O Fórum 21 planeja uma agenda permanente de atividades para 2015, como debates e aulas públicas mensais que estimulem a reflexão e o diálogo entre os movimentos de esquerda e a população.
Regulação da mídia, uma tarefa inadiável
Enfrentar o tema da regulação da mídia, de acordo com os debatedores e participantes do Fórum 21, é uma missão imprescindível para barrar o avanço da direita e reverter o atrofiamento do processo de transformações que atravessa o país nos últimos 12 anos.
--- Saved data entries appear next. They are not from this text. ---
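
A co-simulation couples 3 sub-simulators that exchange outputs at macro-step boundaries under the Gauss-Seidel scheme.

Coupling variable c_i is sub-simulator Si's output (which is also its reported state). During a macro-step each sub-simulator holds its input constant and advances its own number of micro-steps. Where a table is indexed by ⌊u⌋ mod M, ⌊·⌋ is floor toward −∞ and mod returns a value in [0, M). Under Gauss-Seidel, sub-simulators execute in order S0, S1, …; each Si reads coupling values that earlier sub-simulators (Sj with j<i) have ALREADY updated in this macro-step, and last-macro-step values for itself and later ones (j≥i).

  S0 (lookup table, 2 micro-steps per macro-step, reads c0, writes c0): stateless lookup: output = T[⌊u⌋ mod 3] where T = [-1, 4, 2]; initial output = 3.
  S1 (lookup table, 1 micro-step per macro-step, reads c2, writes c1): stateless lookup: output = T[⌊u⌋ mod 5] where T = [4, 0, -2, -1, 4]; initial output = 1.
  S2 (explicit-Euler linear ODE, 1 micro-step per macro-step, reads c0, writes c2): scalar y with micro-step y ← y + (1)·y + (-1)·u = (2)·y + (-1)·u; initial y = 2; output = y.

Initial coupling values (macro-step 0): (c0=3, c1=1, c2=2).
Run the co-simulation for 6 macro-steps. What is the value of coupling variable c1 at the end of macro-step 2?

macro 1: S0 reads c0=3 → after 2×micro: -1; S1 reads c2=2 → after 1×micro: -2; S2 reads c0=-1 → after 1×micro: 5 ⇒ (c0=-1, c1=-2, c2=5)
macro 2: S0 reads c0=-1 → after 2×micro: 2; S1 reads c2=5 → after 1×micro: 4; S2 reads c0=2 → after 1×micro: 8 ⇒ (c0=2, c1=4, c2=8)
macro 3: S0 reads c0=2 → after 2×micro: 2; S1 reads c2=8 → after 1×micro: -1; S2 reads c0=2 → after 1×micro: 14 ⇒ (c0=2, c1=-1, c2=14)
macro 4: S0 reads c0=2 → after 2×micro: 2; S1 reads c2=14 → after 1×micro: 4; S2 reads c0=2 → after 1×micro: 26 ⇒ (c0=2, c1=4, c2=26)
macro 5: S0 reads c0=2 → after 2×micro: 2; S1 reads c2=26 → after 1×micro: 0; S2 reads c0=2 → after 1×micro: 50 ⇒ (c0=2, c1=0, c2=50)
macro 6: S0 reads c0=2 → after 2×micro: 2; S1 reads c2=50 → after 1×micro: 4; S2 reads c0=2 → after 1×micro: 98 ⇒ (c0=2, c1=4, c2=98)

c1 at macro-step 2 = 4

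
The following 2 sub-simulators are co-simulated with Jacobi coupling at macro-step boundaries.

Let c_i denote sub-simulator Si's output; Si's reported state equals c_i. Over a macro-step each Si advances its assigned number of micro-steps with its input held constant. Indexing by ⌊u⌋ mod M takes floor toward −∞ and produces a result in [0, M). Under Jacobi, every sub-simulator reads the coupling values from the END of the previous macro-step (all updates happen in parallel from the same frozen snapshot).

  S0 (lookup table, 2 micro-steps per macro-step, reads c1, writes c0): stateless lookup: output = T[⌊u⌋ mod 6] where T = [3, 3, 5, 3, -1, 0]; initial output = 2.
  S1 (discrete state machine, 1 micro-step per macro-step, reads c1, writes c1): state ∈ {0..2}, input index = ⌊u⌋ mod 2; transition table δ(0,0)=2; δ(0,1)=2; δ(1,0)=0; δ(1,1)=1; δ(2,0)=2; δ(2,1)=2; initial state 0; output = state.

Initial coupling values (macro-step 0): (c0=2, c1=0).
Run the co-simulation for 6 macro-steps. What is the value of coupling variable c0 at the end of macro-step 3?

macro 1: S0 reads c1=0 → after 2×micro: 3; S1 reads c1=0 → after 1×micro: 2 ⇒ (c0=3, c1=2)
macro 2: S0 reads c1=2 → after 2×micro: 5; S1 reads c1=2 → after 1×micro: 2 ⇒ (c0=5, c1=2)
macro 3: S0 reads c1=2 → after 2×micro: 5; S1 reads c1=2 → after 1×micro: 2 ⇒ (c0=5, c1=2)
macro 4: S0 reads c1=2 → after 2×micro: 5; S1 reads c1=2 → after 1×micro: 2 ⇒ (c0=5, c1=2)
macro 5: S0 reads c1=2 → after 2×micro: 5; S1 reads c1=2 → after 1×micro: 2 ⇒ (c0=5, c1=2)
macro 6: S0 reads c1=2 → after 2×micro: 5; S1 reads c1=2 → after 1×micro: 2 ⇒ (c0=5, c1=2)

c0 at macro-step 3 = 5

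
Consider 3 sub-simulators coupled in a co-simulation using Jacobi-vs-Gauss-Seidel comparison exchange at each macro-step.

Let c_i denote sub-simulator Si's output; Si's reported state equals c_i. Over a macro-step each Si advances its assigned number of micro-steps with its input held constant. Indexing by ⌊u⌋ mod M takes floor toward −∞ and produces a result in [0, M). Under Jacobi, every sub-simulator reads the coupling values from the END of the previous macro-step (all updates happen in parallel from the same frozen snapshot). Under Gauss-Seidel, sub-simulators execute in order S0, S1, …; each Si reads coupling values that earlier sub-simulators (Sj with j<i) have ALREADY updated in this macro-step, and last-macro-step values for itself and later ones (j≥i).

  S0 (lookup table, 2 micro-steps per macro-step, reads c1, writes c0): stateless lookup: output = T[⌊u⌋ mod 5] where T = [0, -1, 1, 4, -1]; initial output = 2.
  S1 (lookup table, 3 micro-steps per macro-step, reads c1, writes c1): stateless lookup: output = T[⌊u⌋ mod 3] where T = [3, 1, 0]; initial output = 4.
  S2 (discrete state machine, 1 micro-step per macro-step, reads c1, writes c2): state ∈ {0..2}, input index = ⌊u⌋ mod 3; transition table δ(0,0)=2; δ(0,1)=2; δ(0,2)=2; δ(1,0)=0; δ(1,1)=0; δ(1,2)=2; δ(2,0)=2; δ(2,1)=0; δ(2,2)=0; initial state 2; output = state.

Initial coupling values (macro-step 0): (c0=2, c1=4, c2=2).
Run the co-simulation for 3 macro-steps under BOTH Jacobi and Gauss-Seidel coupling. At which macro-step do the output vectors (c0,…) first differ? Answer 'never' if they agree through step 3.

first divergence at macro-step: never

[Jacobi] macro 1: S0 reads c1=4 → after 2×micro: -1; S1 reads c1=4 → after 3×micro: 1; S2 reads c1=4 → after 1×micro: 0 ⇒ (c0=-1, c1=1, c2=0)
[Jacobi] macro 2: S0 reads c1=1 → after 2×micro: -1; S1 reads c1=1 → after 3×micro: 1; S2 reads c1=1 → after 1×micro: 2 ⇒ (c0=-1, c1=1, c2=2)
[Jacobi] macro 3: S0 reads c1=1 → after 2×micro: -1; S1 reads c1=1 → after 3×micro: 1; S2 reads c1=1 → after 1×micro: 0 ⇒ (c0=-1, c1=1, c2=0)
[Gauss-Seidel] macro 1: S0 reads c1=4 → after 2×micro: -1; S1 reads c1=4 → after 3×micro: 1; S2 reads c1=1 → after 1×micro: 0 ⇒ (c0=-1, c1=1, c2=0)
[Gauss-Seidel] macro 2: S0 reads c1=1 → after 2×micro: -1; S1 reads c1=1 → after 3×micro: 1; S2 reads c1=1 → after 1×micro: 2 ⇒ (c0=-1, c1=1, c2=2)
[Gauss-Seidel] macro 3: S0 reads c1=1 → after 2×micro: -1; S1 reads c1=1 → after 3×micro: 1; S2 reads c1=1 → after 1×micro: 0 ⇒ (c0=-1, c1=1, c2=0)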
Presente no lançamento, o secretário de Cultura da Prefeitura de São Paulo Juca Ferreira, cotado para assumir o Ministério da Cultura no segundo mandato de Dilma Rousseff, avalia que os meios de comunicação são o principal instrumento do conservadorismo. “Precisamos fazer um balanço crítico e iniciar uma reconstrução programática, que supere nosso próprio desgaste”, defende, apontando que a dura missão é ainda mais espinhosa com o atual cenário midiático, concentrado e carente de regras democráticas.
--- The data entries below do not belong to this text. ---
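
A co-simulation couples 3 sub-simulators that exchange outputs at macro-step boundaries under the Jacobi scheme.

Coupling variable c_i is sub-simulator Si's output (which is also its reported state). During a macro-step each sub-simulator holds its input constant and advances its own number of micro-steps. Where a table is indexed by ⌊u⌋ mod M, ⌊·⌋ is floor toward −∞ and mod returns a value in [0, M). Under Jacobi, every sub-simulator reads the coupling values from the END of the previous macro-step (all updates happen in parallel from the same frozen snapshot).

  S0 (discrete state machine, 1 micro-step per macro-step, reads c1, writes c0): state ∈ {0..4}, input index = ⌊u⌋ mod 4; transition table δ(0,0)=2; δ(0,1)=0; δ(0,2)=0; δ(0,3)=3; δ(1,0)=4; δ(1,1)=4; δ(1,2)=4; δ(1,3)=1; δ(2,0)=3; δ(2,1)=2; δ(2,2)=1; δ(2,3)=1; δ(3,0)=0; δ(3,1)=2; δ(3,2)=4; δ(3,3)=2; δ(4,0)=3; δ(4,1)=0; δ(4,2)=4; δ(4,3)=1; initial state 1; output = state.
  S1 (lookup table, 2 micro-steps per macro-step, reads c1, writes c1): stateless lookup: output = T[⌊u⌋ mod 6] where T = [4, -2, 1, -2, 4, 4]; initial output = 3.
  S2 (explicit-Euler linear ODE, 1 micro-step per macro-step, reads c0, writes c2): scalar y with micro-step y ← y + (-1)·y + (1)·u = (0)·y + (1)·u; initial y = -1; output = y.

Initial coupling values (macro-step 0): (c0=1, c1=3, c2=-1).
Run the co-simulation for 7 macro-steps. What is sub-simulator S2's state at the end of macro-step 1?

S2 state at macro-step 1 = 1

macro 1: S0 reads c1=3 → after 1×micro: 1; S1 reads c1=3 → after 2×micro: -2; S2 reads c0=1 → after 1×micro: 1 ⇒ (c0=1, c1=-2, c2=1)
macro 2: S0 reads c1=-2 → after 1×micro: 4; S1 reads c1=-2 → after 2×micro: 4; S2 reads c0=1 → after 1×micro: 1 ⇒ (c0=4, c1=4, c2=1)
macro 3: S0 reads c1=4 → after 1×micro: 3; S1 reads c1=4 → after 2×micro: 4; S2 reads c0=4 → after 1×micro: 4 ⇒ (c0=3, c1=4, c2=4)
macro 4: S0 reads c1=4 → after 1×micro: 0; S1 reads c1=4 → after 2×micro: 4; S2 reads c0=3 → after 1×micro: 3 ⇒ (c0=0, c1=4, c2=3)
macro 5: S0 reads c1=4 → after 1×micro: 2; S1 reads c1=4 → after 2×micro: 4; S2 reads c0=0 → after 1×micro: 0 ⇒ (c0=2, c1=4, c2=0)
macro 6: S0 reads c1=4 → after 1×micro: 3; S1 reads c1=4 → after 2×micro: 4; S2 reads c0=2 → after 1×micro: 2 ⇒ (c0=3, c1=4, c2=2)
macro 7: S0 reads c1=4 → after 1×micro: 0; S1 reads c1=4 → after 2×micro: 4; S2 reads c0=3 → after 1×micro: 3 ⇒ (c0=0, c1=4, c2=3)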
Para Venício Lima, um dos maiores estudiosos do tema no Brasil, a luta pela regulação da mídia é, acima de tudo, um dever democrático: “Em primeiro lugar, trata-se de regular e cumprir o que já está na Constituição do país há 25 anos”, argumenta. “O que está lá, como por exemplo o direito de resposta, o Conselho de Comunicação Social e o artigo que faz restrições quanto a políticos serem donos de veículos de comunicação, é fruto de um duro processo [Lima foi assessor constituinte]”.
Ele ainda defende que o movimento faça uma dura cobrança ao governo em relação ao campo da mídia pública. “Qual a importância real que o governo dá a esse setor? No debate eleitoral, a TV Brasil foi preterida até mesmo por Dilma, quando na verdade deveria ser prestigiada na cobertura democrática do processo eleitoral”. A situação dos meios comunitários, principalmente as rádios, também foi lembrada pelo estudioso.
Por fim, Venício Lima apontou a questão da distribuição de publicidade oficial como uma “tragédia diária”, já que o governo injeta milhões de reais em meios que atuam como verdadeiros partidos de oposição, ao invés de reparti-los de forma diversificada. “O critério técnico, de distribuir dinheiro de acordo com os índices de audiência, apenas reafirma, na prática, o oligopólio midiático brasileiro”.
A discussão sobre a pauta da comunicação também contou com a participação de Bia Barbosa (Intervozes) e de João Feres Júnior (professor da Universidade Estadual do Rio de Janeiro e idealizador do Manchetômetro).
Ao longo do debate, foi reiterada a necessidade de o movimento pressionar o governo para que o tema seja tratado como prioridade. A regulação econômica dos meios foi uma promessa de campanha feita por Dilma Rousseff, mas é considerado pouco por entidades que lutam pela democratização do setor.
Renata Mielli, do Barão de Itararé, destacou que nem toda regulação de conteúdo configura censura, como a direita propagandeia. “Cotas de produções regionais e nacionais, por exemplo, são pontos constitucionais que tratam de conteúdo e ficariam de fora de uma regulação meramente econômica”, salienta.